Monday, April 9, 2012

Huge BOP surplus, but no idea how to cheer

Predicting economic movements in impoverished economies is a daunting task. It becomes even more challenging when an economy opts to give up independent monetary policy for pegged exchange regime and nearly free capital movement with the economy that commands nearly two-third of the total foreign trade.

As shown by the Mundell–Fleming model, which is often called the ‘Impossible Trinity’, an economy cannot simultaneously maintain a fixed exchange rate, free capital movement, and an independent monetary policy. Yes, undoubtedly, I am talking about economic dynamics of Nepal and India.  As the leaders continue to breed political mess in name of taking the ongoing peace process to a logical end and bringing a federal democratic constitution, yet another unexpected, though positive, development has surfaced and this time in the county’s balance of payment (BOP).


In 2010 the country suffered the worst BOP deficit in history that, in fact, shook the very foundation of Nepal’s fragile economy. The pace of the BOP deficit was so rapid that many had started questioning country’s ability to finance essential imports for a longtime. When the present governor of the central bank the assumed the post in March 2010, he was exposed to a Herculean challenge of dealing with the whopping BOP deficit, owning mainly to widening mismatch between the inflow and outflow of foreign currency, notably the US dollar. The receipt of dollar declined mainly due to the weakening remittance in the aftermath of global financial crisis and tumbling export sector. In contract, the outflow of dollar surged due to the robust rise in the realty-fuelled aggregate demand, resulting in that hefty rise in imports of gold, vehicles and oil. At one time that is in November 2010, the BOP deficit scaled up to an alarming level of Rs 23 billion.



When new governor unveiled his first monetary policy in July 2010 and declared that he would turn the deficit into surplus within a year, there were very few people, including myself, to take his statement seriously. However, surprisingly he was able to bring a surplus in the BOP, though it is difficult to scan how far his own efforts or the policies adopted by the central bank contributed for such a magnificent turnaround. Anyway, without any hesitation, the present governor Dr. Yubaraj Khatiwada and his leadership to the central bank must be credited with achieving the target of a surplus in the BOP at the end of fiscal year 2010/11.

Fortunately, the decline in imports following the burst of the realty bubbles in 2009 and revival of remittance income due to healthy expansion of the oil-price-based Gulf economies greatly helped to bridge the wide gap in inflow and outflow of dollar, ultimately helping to continue build up the BOP surplus. As the result of whopping rise in the remittance income, which currently stands at 35 percent compared to same period last year, the overall surplus has touched a record Rs 75 billion.
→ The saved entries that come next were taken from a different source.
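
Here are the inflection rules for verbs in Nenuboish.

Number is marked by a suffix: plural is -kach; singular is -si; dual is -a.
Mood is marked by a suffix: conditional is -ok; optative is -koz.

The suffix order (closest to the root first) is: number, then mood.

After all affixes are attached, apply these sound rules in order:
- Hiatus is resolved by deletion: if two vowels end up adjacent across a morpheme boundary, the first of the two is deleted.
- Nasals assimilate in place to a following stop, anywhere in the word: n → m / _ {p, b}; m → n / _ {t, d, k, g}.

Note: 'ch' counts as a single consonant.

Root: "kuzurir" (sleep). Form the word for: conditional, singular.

Attach number singular -si → kuzurirsi.
Attach mood conditional -ok → kuzurirsiok.
Apply vowel deletion: kuzurirsiok → kuzurirsok.
Nasal assimilation: no change.

kuzurirsok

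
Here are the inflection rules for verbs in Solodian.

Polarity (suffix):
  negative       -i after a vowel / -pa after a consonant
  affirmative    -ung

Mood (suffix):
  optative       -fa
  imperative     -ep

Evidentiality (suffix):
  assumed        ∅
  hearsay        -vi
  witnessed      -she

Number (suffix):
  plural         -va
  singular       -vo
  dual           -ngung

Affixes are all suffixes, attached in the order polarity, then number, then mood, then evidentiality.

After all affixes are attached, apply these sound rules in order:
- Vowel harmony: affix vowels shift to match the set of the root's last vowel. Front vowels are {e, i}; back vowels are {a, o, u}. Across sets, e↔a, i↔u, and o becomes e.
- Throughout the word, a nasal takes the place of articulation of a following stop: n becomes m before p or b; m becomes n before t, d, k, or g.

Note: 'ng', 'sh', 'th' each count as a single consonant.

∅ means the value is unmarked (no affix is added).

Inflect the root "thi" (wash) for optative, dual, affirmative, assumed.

Attach polarity affirmative -ung → thiung.
Attach number dual -ngung → thiungngung.
Attach mood optative -fa → thiungngungfa.
evidentiality = assumed: zero marking, form stays thiungngungfa.
Apply vowel harmony: thiungngungfa → thiingngingfe.
Nasal assimilation: no change.

thiingngingfe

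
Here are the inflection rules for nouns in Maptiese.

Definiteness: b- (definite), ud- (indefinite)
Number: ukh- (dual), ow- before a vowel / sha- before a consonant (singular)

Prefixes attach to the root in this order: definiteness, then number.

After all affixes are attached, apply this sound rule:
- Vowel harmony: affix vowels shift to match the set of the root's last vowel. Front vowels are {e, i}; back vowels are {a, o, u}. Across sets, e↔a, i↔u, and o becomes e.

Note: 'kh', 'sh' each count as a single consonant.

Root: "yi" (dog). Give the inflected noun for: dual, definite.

ikhbyi

Attach definiteness definite b- → byi.
Attach number dual ukh- → ukhbyi.
Apply vowel harmony: ukhbyi → ikhbyi.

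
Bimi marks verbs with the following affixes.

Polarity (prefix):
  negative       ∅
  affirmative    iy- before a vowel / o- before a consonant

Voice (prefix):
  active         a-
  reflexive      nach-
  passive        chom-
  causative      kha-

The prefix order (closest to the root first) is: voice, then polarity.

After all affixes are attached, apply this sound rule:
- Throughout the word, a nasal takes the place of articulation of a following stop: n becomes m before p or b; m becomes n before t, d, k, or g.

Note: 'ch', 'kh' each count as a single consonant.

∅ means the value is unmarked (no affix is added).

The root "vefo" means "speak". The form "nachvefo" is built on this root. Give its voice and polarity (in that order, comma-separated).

Segment: nach-vefo.
voice: nach- → reflexive.
polarity: ∅ → negative.

reflexive, negative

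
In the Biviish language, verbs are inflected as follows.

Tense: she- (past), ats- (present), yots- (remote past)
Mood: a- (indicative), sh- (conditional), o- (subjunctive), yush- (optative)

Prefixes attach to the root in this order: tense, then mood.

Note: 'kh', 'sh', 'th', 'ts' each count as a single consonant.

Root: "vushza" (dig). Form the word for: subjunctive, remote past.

Attach tense remote past yots- → yotsvushza.
Attach mood subjunctive o- → oyotsvushza.

oyotsvushza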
In economics, having good surplus in the BOP is generally regarded as the positive development, for it has little negative impacts on the economy and particularly nominal for those economies that maintains a fixed exchange regime. To put it in a simple way, a surplus in BOP leads to a buildup of country's international reserves, which particularly strengthens external stability of the economy and enhances confidence on the economy.

Such scenario in a market-driven exchange regime will strengthen domestic currency, leading to appreciation of domestic currency vis-à-vis foreign currencies. That is actually what happened to Japanese economy during nineties, which is widely known as lost decade for the Japanese economy. The appreciation of currency brings many ills particularly to the economy that has very limited products to export and weak industrial based to meet domestic demand; thus heavily dependent on imported products.

So in simple term, appreciation of currency makes import cheap and dents competitiveness of exportable products in the international market, leading to widening of trade deficit. However, Nepal no needs to worry about the possible problems since it maintains a fixed exchange regime with the Indian currency.

Another possible consequence of the hefty BOP surplus can be seen in nominal interest rate. The huge inflow of remittance means a robust increment in the Net Foreign Assets (NFA) of the banking system. According to latest data, the NFA has gone up by almost 35 percent by February 2012. However, during the same period Net Domestic Assets (NDA), which together with NFA makes the broad money supply (M2), recorded a negative growth rate when inflation is adjusted. Thus, the nominal broad money supply increased by 11.6 percent along with 7 percent inflation.

This is alarming in the sense that inflation is already hovering around the annual target even at a time when domestic credit from the banking system increased by just 2.2 percent. So, if the economy revives and credit flow to the economy increases, then in no time the inflation will soon shoot up much beyond the annual target.
Similarly, the growing mismatch between the huge accumulation of NFA and yawning demand of fresh credit from the private sector is already putting the banking system in trouble.

The liquidity-obesed banking has already started lowering the deposit interest rate and according to an estimate the average one-year fixed deposit interest rate is already down by 3 percentage point within the period of one year. This can produce two consequences: first; excessive domestic liquidity will induce banks to go for reckless low yielding and speculative loan projects, jeopardizing the long-run financial sector stability in the process.

Second; when the deposit interest rate decline below the inflation rate and starts producing negative interest that will instigate the depositors to the look into other options of high returns, including capital flights, speculative investments and informal lending.